Other mass retailers should partner with livestreaming platforms, technology providers and brands to tap into the potential of livestreaming as a revenue driver. 10. Sustainability and Circularity As sustainability has risen to dominate the US corporate agenda, mass retailers have been incorporating measures to limit their environmental impact into their corporate strategies.
  • In April 2022, Walmart launched Circular Connector, a tool aimed at connecting parties seeking sustainable packaging with suppliers. Walmart US aims to use 100% recyclable, reusable or industrially compostable packaging for private brands by 2025.
  • Target plans to launch at least two circular private brands in the near term, with a long-term goal of making all house brands circular by 2040.
  • Both Dollar Tree and Dollar General have strengthened their sustainability initiatives. Dollar Tree has formed a sustainability committee on its board and Dollar General has joined the Beyond the Bag Initiative, an international consortium aimed at developing sustainable alternatives to retail’s plastic bags. However, neither has come up with a sustainability action plan.
  • BJ’s is currently setting sustainability goals with the support of an outside expert, according to the company. This move aims to bring its once-negligible sustainability program in line with current consumer demands.
What We Think
Retailers across the dollar and discount stores, mass merchandisers and warehouse clubs sectors have persisted with their strategies for adaptability and agility implemented during the pandemic as they shift to catering to inflation-weary and well-informed consumers in a complex economic climate. Implications for Brands/Retailers
  • The growth of private labels will intensify rivalries with national brands in essential areas, such as grocery and household goods.

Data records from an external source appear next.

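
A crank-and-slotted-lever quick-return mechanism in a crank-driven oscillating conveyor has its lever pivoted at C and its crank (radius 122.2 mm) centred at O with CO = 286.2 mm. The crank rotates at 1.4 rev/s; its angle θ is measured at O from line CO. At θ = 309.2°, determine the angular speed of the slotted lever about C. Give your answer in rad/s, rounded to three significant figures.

2.31

ω = 8.796 rad/s (from 1.4 rev/s).
Crank pin A relative to C: A = (d + r cosθ, r sinθ); lever angle φ = atan2(r sinθ, d + r cosθ).
Differentiating tanφ: φ̇ = rω(d cosθ + r)/(d² + r² + 2dr cosθ).
d² + r² + 2dr cosθ = |CA|² = 0.141052 m²;  d cosθ + r = +0.30309 m.
|ω_lever| = |0.1222·8.796·+0.30309| / 0.141052 = 2.3098 rad/s.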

  • The need for markdown will further fuel such rivalry in some big-ticket segments where mass retailers’ own brands have a meaningful presence.

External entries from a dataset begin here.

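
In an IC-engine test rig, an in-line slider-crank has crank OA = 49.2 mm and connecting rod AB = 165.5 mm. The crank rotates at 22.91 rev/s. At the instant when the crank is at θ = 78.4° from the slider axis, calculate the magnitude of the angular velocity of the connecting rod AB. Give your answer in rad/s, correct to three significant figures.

ω = 143.9 rad/s (converted from 22.91 rev/s).
The rod makes angle φ with the slider axis where L sinφ = r sinθ; differentiating, L cosφ·φ̇ = r ω cosθ.
L cosφ = √(L² − r² sin²θ) = 0.15833 m.
|ω_rod| = r ω |cosθ| / √(L² − r² sin²θ) = 0.0492·143.9·0.20108/0.15833 = 8.9945 rad/s.

8.99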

Implications for Real Estate Firms
  • New small store formats by mass retailers will boost real estate markets in business districts and urban locations.
  • Mass retailers will rationalize supply chains, in lieu of expanding them, curbing years of commercial real estate booms.
Implications for Technology Vendors
  • Automation will create a new niche for robotics solution providers.
  • The wider adaptation of buy now pay later will create a variety of partnership opportunities for fintech firms.